I know that $T_1=k$ means that $X_k=1$ since it means that at time $k$, we are at position 1. And what Markov Property says is this:

$P(X_{n+m} = s | X_0 = i_0 ,..., X_{n-1}=i_{n-1} ) = P(X_{n+m } = s | X_{n-1} = i_{n-1})$

(the $i_0$,$i_1$,$i_{n-1}$ are just some states in $S$).

So Markov property is saying the distribution of the states at a future time point say in this case the time point $n+m$ only depends on the most recent past observation (i.e. only depends on the state at the time n-1 in this case).
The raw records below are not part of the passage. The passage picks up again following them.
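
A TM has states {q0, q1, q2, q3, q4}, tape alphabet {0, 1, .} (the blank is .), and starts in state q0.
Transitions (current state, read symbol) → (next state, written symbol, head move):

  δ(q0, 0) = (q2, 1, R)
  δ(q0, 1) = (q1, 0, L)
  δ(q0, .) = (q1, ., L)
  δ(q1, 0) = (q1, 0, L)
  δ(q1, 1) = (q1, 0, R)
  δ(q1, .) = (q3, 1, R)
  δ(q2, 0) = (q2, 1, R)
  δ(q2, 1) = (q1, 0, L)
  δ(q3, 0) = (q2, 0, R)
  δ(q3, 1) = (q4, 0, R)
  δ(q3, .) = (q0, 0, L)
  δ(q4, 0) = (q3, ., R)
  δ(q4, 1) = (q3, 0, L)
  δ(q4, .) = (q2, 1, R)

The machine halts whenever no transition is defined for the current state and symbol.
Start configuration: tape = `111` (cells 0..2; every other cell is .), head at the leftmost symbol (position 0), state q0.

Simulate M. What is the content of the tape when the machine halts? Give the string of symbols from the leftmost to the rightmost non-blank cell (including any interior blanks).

state=q0 head=0 tape=...[1]11.   (q0,1)→(q1,0,L)
state=q1 head=-1 tape=..[.]011.   (q1,.)→(q3,1,R)
state=q3 head=0 tape=..1[0]11.   (q3,0)→(q2,0,R)
state=q2 head=1 tape=..10[1]1.   (q2,1)→(q1,0,L)
state=q1 head=0 tape=..1[0]01.   (q1,0)→(q1,0,L)
state=q1 head=-1 tape=..[1]001.   (q1,1)→(q1,0,R)
state=q1 head=0 tape=..0[0]01.   (q1,0)→(q1,0,L)
state=q1 head=-1 tape=..[0]001.   (q1,0)→(q1,0,L)
state=q1 head=-2 tape=.[.]0001.   (q1,.)→(q3,1,R)
state=q3 head=-1 tape=.1[0]001.   (q3,0)→(q2,0,R)
state=q2 head=0 tape=.10[0]01.   (q2,0)→(q2,1,R)
state=q2 head=1 tape=.101[0]1.   (q2,0)→(q2,1,R)
state=q2 head=2 tape=.1011[1].   (q2,1)→(q1,0,L)
state=q1 head=1 tape=.101[1]0.   (q1,1)→(q1,0,R)
state=q1 head=2 tape=.1010[0].   (q1,0)→(q1,0,L)
state=q1 head=1 tape=.101[0]0.   (q1,0)→(q1,0,L)
state=q1 head=0 tape=.10[1]00.   (q1,1)→(q1,0,R)
state=q1 head=1 tape=.100[0]0.   (q1,0)→(q1,0,L)
state=q1 head=0 tape=.10[0]00.   (q1,0)→(q1,0,L)
state=q1 head=-1 tape=.1[0]000.   (q1,0)→(q1,0,L)
state=q1 head=-2 tape=.[1]0000.   (q1,1)→(q1,0,R)
state=q1 head=-1 tape=.0[0]000.   (q1,0)→(q1,0,L)
state=q1 head=-2 tape=.[0]0000.   (q1,0)→(q1,0,L)
state=q1 head=-3 tape=[.]00000.   (q1,.)→(q3,1,R)
state=q3 head=-2 tape=1[0]0000.   (q3,0)→(q2,0,R)
state=q2 head=-1 tape=10[0]000.   (q2,0)→(q2,1,R)
state=q2 head=0 tape=101[0]00.   (q2,0)→(q2,1,R)
state=q2 head=1 tape=1011[0]0.   (q2,0)→(q2,1,R)
state=q2 head=2 tape=10111[0].   (q2,0)→(q2,1,R)
state=q2 head=3 tape=101111[.]
The non-blank tape span at halt is 101111.

101111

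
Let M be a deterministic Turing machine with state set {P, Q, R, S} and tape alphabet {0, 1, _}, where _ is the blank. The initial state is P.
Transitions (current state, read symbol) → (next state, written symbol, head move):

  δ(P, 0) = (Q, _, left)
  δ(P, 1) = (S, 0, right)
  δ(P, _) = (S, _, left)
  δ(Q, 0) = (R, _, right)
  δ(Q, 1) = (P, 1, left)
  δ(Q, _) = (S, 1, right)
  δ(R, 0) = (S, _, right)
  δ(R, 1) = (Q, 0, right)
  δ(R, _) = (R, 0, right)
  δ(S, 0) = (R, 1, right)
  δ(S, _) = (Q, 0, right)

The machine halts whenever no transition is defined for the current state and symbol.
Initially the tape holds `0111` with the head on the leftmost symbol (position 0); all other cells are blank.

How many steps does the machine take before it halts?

state=P head=0 tape=___[0]111   (P,0)→(Q,_,left)
state=Q head=-1 tape=__[_]_111   (Q,_)→(S,1,right)
state=S head=0 tape=__1[_]111   (S,_)→(Q,0,right)
state=Q head=1 tape=__10[1]11   (Q,1)→(P,1,left)
state=P head=0 tape=__1[0]111   (P,0)→(Q,_,left)
state=Q head=-1 tape=__[1]_111   (Q,1)→(P,1,left)
state=P head=-2 tape=_[_]1_111   (P,_)→(S,_,left)
state=S head=-3 tape=[_]_1_111   (S,_)→(Q,0,right)
state=Q head=-2 tape=0[_]1_111   (Q,_)→(S,1,right)
state=S head=-1 tape=01[1]_111
M halts after 9 transitions.

9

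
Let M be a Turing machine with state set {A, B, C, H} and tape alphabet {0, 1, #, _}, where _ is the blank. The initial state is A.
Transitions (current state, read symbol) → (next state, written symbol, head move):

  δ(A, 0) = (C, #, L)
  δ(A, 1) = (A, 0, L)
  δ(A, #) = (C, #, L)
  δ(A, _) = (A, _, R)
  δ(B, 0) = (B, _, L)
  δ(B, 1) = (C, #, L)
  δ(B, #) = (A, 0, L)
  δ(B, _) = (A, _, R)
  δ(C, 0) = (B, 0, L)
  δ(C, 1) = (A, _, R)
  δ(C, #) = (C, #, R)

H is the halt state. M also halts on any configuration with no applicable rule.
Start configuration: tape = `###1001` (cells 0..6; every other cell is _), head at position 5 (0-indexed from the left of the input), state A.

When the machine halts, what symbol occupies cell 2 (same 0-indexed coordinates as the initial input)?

0

A | _###10[0]1   read 0 → write #, move L, go to C
C | _###1[0]#1   read 0 → write 0, move L, go to B
B | _###[1]0#1   read 1 → write #, move L, go to C
C | _##[#]#0#1   read # → write #, move R, go to C
C | _###[#]0#1   read # → write #, move R, go to C
C | _####[0]#1   read 0 → write 0, move L, go to B
B | _###[#]0#1   read # → write 0, move L, go to A
A | _##[#]00#1   read # → write #, move L, go to C
C | _#[#]#00#1   read # → write #, move R, go to C
C | _##[#]00#1   read # → write #, move R, go to C
C | _###[0]0#1   read 0 → write 0, move L, go to B
B | _##[#]00#1   read # → write 0, move L, go to A
A | _#[#]000#1   read # → write #, move L, go to C
C | _[#]#000#1   read # → write #, move R, go to C
C | _#[#]000#1   read # → write #, move R, go to C
C | _##[0]00#1   read 0 → write 0, move L, go to B
B | _#[#]000#1   read # → write 0, move L, go to A
A | _[#]0000#1   read # → write #, move L, go to C
C | [_]#0000#1
Cell 2 holds 0 when M halts.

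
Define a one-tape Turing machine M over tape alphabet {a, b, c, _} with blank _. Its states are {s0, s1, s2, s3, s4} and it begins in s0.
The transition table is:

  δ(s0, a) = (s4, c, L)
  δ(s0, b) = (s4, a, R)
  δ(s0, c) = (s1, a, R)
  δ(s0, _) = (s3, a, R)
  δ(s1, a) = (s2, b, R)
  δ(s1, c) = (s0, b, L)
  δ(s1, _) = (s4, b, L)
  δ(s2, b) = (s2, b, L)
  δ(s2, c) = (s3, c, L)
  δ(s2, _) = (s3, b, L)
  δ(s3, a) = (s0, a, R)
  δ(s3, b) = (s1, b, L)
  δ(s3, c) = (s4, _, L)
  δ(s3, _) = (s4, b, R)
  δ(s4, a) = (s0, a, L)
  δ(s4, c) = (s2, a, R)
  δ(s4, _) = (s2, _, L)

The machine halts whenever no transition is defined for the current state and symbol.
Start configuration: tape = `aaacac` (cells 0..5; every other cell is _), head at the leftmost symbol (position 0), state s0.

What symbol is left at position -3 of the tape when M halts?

b

state=s0 head=0 tape=___[a]aacac   (s0,a)→(s4,c,L)
state=s4 head=-1 tape=__[_]caacac   (s4,_)→(s2,_,L)
state=s2 head=-2 tape=_[_]_caacac   (s2,_)→(s3,b,L)
state=s3 head=-3 tape=[_]b_caacac   (s3,_)→(s4,b,R)
state=s4 head=-2 tape=b[b]_caacac
Cell -3 holds b when M halts.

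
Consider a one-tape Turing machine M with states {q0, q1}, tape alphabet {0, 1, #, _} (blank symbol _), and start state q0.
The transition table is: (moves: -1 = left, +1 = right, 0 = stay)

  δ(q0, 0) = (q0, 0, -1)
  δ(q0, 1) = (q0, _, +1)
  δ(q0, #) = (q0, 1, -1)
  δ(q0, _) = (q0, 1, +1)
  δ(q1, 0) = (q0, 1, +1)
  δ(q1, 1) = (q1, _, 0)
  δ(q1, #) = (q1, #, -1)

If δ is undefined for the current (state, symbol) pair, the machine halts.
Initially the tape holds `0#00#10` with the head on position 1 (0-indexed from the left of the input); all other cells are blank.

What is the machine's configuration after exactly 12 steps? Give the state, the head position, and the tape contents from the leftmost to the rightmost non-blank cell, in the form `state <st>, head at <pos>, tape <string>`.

q0 | _0[#]00#10   read # → write 1, move -1, go to q0
q0 | _[0]100#10   read 0 → write 0, move -1, go to q0
q0 | [_]0100#10   read _ → write 1, move +1, go to q0
q0 | 1[0]100#10   read 0 → write 0, move -1, go to q0
q0 | [1]0100#10   read 1 → write _, move +1, go to q0
q0 | _[0]100#10   read 0 → write 0, move -1, go to q0
q0 | [_]0100#10   read _ → write 1, move +1, go to q0
q0 | 1[0]100#10   read 0 → write 0, move -1, go to q0
q0 | [1]0100#10   read 1 → write _, move +1, go to q0
q0 | _[0]100#10   read 0 → write 0, move -1, go to q0
q0 | [_]0100#10   read _ → write 1, move +1, go to q0
q0 | 1[0]100#10   read 0 → write 0, move -1, go to q0
q0 | [1]0100#10
After 12 steps: state q0, head at -1, tape 10100#10.

state q0, head at -1, tape 10100#10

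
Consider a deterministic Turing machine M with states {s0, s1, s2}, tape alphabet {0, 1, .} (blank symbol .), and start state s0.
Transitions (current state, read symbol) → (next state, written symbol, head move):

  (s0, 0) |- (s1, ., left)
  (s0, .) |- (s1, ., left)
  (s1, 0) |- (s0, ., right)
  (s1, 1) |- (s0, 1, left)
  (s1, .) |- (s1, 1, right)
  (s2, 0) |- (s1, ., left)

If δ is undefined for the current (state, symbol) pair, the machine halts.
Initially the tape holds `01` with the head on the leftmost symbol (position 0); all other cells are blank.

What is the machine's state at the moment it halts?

s0

state=s0 head=0 tape=.[0]1   (s0,0)→(s1,.,left)
state=s1 head=-1 tape=[.].1   (s1,.)→(s1,1,right)
state=s1 head=0 tape=1[.]1   (s1,.)→(s1,1,right)
state=s1 head=1 tape=11[1]   (s1,1)→(s0,1,left)
state=s0 head=0 tape=1[1]1
No transition is defined for (s0, 1); M halts in state s0.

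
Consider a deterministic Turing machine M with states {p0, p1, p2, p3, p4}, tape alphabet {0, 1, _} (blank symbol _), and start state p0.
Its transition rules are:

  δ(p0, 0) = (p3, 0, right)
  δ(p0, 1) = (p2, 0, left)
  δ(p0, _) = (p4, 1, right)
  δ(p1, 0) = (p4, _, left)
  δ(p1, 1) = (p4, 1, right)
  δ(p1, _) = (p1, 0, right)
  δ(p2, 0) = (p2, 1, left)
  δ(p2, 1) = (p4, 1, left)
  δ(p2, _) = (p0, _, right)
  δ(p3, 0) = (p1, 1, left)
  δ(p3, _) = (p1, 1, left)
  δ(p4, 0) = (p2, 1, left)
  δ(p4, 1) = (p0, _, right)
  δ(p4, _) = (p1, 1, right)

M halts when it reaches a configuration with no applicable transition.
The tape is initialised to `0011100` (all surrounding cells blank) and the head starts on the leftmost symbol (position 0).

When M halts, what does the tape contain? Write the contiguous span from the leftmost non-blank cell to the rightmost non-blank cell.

101_0100

p0 | _[0]011100   read 0 → write 0, move right, go to p3
p3 | _0[0]11100   read 0 → write 1, move left, go to p1
p1 | _[0]111100   read 0 → write _, move left, go to p4
p4 | [_]_111100   read _ → write 1, move right, go to p1
p1 | 1[_]111100   read _ → write 0, move right, go to p1
p1 | 10[1]11100   read 1 → write 1, move right, go to p4
p4 | 101[1]1100   read 1 → write _, move right, go to p0
p0 | 101_[1]100   read 1 → write 0, move left, go to p2
p2 | 101[_]0100   read _ → write _, move right, go to p0
p0 | 101_[0]100   read 0 → write 0, move right, go to p3
p3 | 101_0[1]00
The non-blank tape span at halt is 101_0100.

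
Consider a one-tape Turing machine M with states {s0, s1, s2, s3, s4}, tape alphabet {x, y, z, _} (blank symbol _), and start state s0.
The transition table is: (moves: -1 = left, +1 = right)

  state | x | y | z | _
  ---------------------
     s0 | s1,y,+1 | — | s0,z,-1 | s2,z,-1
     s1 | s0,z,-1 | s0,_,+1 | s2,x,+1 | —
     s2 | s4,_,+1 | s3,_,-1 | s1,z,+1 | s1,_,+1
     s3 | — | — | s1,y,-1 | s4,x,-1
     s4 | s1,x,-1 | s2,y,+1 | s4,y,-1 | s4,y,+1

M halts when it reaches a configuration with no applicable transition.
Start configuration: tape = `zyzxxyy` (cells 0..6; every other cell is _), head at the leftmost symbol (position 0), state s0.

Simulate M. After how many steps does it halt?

s0 | __[z]yzxxyy   read z → write z, move -1, go to s0
s0 | _[_]zyzxxyy   read _ → write z, move -1, go to s2
s2 | [_]zzyzxxyy   read _ → write _, move +1, go to s1
s1 | _[z]zyzxxyy   read z → write x, move +1, go to s2
s2 | _x[z]yzxxyy   read z → write z, move +1, go to s1
s1 | _xz[y]zxxyy   read y → write _, move +1, go to s0
s0 | _xz_[z]xxyy   read z → write z, move -1, go to s0
s0 | _xz[_]zxxyy   read _ → write z, move -1, go to s2
s2 | _x[z]zzxxyy   read z → write z, move +1, go to s1
s1 | _xz[z]zxxyy   read z → write x, move +1, go to s2
s2 | _xzx[z]xxyy   read z → write z, move +1, go to s1
s1 | _xzxz[x]xyy   read x → write z, move -1, go to s0
s0 | _xzx[z]zxyy   read z → write z, move -1, go to s0
s0 | _xz[x]zzxyy   read x → write y, move +1, go to s1
s1 | _xzy[z]zxyy   read z → write x, move +1, go to s2
s2 | _xzyx[z]xyy   read z → write z, move +1, go to s1
s1 | _xzyxz[x]yy   read x → write z, move -1, go to s0
s0 | _xzyx[z]zyy   read z → write z, move -1, go to s0
s0 | _xzy[x]zzyy   read x → write y, move +1, go to s1
s1 | _xzyy[z]zyy   read z → write x, move +1, go to s2
s2 | _xzyyx[z]yy   read z → write z, move +1, go to s1
s1 | _xzyyxz[y]y   read y → write _, move +1, go to s0
s0 | _xzyyxz_[y]
M halts after 22 transitions.

22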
I am just wondering how is the Markov Property being implemented in the above equation?

Thank you

Answer 1

Note that by the Law of Total Expectation,

$f_r(n)=P(T_r=n|X_0=0)=\sum_{k=0}^{\infty} P(T_r=n|T_1=k, X_0=0) *P(T_1=k|X_0=0)$

Now, since this is a Markov process, we can say that

$P(T_r=n|T_1=k, X_0=0) = P(T_r=n|T_1=k)$

because conditional expectations of $T_r$ depend only on the most recent information available, (as you quoted in your definition of the markov. property). And we know that $k>=0$, so this will always "take precedence" over conditioning on $X_0$.

Plugging this in and making substitutions, you get the result.

EDIT: To show that the Processes $T_r$ are Markov, I will make use of the concept of a Filtration. The Markov property can alternatively be stated as:

Let $X_t$ be a stochastic process with the Strong Markov Property. Then for all $s \leq t$, $P(X_t|\mathcal{F}_s) = P(X_t|X_s)$ Where $\mathcal{F}_s$ represents a filtration.

The formal definition of a filtration is an increasing set of sigma algrebras on the probability space in question. But what it really means is the set of all information known up to and including the time s. This means that conditioning on a set of previous events is the same as conditioning on the most recent event in that set.

Now, why is it that $X_n$ being strong Markov implies that $T_n$ is also strong Markov? The intuitive explanation is that if you know $T_r=n$ for some state r and time n, then you also know $X_n$. So knowing $X_m$ or anything else about the process for some $m<n$ does not add any new information.

We can prove this formally using the reflection principle. For this argument, I will assume that we are condidering first arrival as points greater than the starting point. The reflection principle in this context states that

$P(T_r=n |\mathcal{F}_t) =P( sup_{s \leq n-1}X_{s} < r \wedge X_n = r|\mathcal{F}_t)= P( X_{n} < r -2|\mathcal{F}_t)$

Now, since the last expression here is simply a statement about $X_n$, and the process $X_n$ is Markov, we know that $P( X_n < r|\mathcal{F}_t)=P( X_n < r|X_t = r^*)$ and thus $P(T_r=n |\mathcal{F}_t)=P(T_r=n |X_t=r^*)$.

In other words, Conditioning $T_r$ on a set of previous information is the same as conditioning on the most recent position of the process. Note that if $T_r$ is actually known (i.e. if $T_r \in \mathcal{F}_t$), this argument is trivially true. Finally, we can say that

$P(T_r=n |T_{r^*}=t) = P(T_r=n |X_t=r^* \wedge X_s<r^* \forall s<t)=P(T_r=n |X_t=r^*)$. This is just a special case of what I just proved, which in english says that the knowledge that $X_t$ was a first arrival is irrelevant.

Altogether, we have

$P(T_r=n |\mathcal{F}_t)=P(T_r=n |T_{r^*}=t)$, for all $r^*$ i.e. the process is Markov. Or more precisely, the set of processes are jointly Markov.